Jouissant d’une bonne réputation, il continua d’accumuler les fonctions les années
suivantes : membre du comité exécutif de la Flotille du Saint-Laurent; membre de la
Chambre de commerce de Montréal; membre de l’Académie de Musique de
Québec; chroniqueur dans les pages musicales du The Star Weekly du Toronto Daily
Star; Président du Comité des amusements du 75ième anniversaire de l’Association
Saint-Jean-Baptiste; membre de la commission de la paix pour le district de
Montréal, etc.

Il fût nommé Officier d’Académie par l’État français en 1911 et décoré de la médaille
du Long Service Militaire.

Puis, dans un drôle de revirement de situation, il entama une carrière dans la


politique municipale, qui allait s’étendre sur onze années.

D’abord élu conseiller municipal de Montréal-Sud (Vieux-Longueuil) de 1913 à 1916


et membre du Comité des finances du Conseil municipal, il fût ensuite maire de cette
même municipalité de 1916 à 1924. Il prit sa retraite l’année de son dernier mandat.

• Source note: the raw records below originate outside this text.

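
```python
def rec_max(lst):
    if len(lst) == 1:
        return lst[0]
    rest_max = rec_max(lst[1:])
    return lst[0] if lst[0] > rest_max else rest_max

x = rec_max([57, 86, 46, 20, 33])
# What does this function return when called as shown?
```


rec_max([57, 86, 46, 20, 33])
= compare 57 with rec_max([86, 46, 20, 33])
= compare 86 with rec_max([46, 20, 33])
= compare 46 with rec_max([20, 33])
= compare 20 with rec_max([33])
Base: rec_max([33]) = 33
compare 20 with 33: max = 33
compare 46 with 33: max = 46
compare 86 with 46: max = 86
compare 57 with 86: max = 86
= 86


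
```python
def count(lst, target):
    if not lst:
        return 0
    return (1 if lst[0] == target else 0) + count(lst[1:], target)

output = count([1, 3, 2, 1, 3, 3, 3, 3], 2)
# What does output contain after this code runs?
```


count([1, 3, 2, 1, 3, 3, 3, 3], 2)
lst[0]=1 != 2: 0 + count([3, 2, 1, 3, 3, 3, 3], 2)
lst[0]=3 != 2: 0 + count([2, 1, 3, 3, 3, 3], 2)
lst[0]=2 == 2: 1 + count([1, 3, 3, 3, 3], 2)
lst[0]=1 != 2: 0 + count([3, 3, 3, 3], 2)
lst[0]=3 != 2: 0 + count([3, 3, 3], 2)
lst[0]=3 != 2: 0 + count([3, 3], 2)
lst[0]=3 != 2: 0 + count([3], 2)
lst[0]=3 != 2: 0 + count([], 2)
= 1


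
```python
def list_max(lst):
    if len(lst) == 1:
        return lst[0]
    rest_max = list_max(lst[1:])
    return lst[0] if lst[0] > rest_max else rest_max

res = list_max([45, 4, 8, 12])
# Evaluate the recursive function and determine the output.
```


list_max([45, 4, 8, 12])
= compare 45 with list_max([4, 8, 12])
= compare 4 with list_max([8, 12])
= compare 8 with list_max([12])
Base: list_max([12]) = 12
compare 8 with 12: max = 12
compare 4 with 12: max = 12
compare 45 with 12: max = 45
= 45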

La dernière année que Wilfrid Pelletier dirigea les Matinées Symphoniques au


Plateau, il introduisit des entrevues. Hardy fût le premier interviewé.

Ami de Calixa Lavallée, il dirigea la fanfare de cent quatre-quinze instrumentistes


qui joua lors de ses funérailles en 1933. À l’arrivée du corbillard, qui était parti de
Boston, huit fanfares sous sa direction exécutèrent le « O Canada ». Tous les
quotidiens de la province ne manquèrent pas de souligner l’événement et la
contribution de celui que plusieurs considéraient comme « le doyen des chefs de
musique d’Amérique. » Ce sera sa dernière apparition publique.

Il décéda à Longueuil le 18 septembre 1943.

Bien qu’il reçût de son vivant maints honneurs, une rue de la Ville de Longueuil ainsi
qu’une rue de la Ville de Montréal portent maintenant son nom.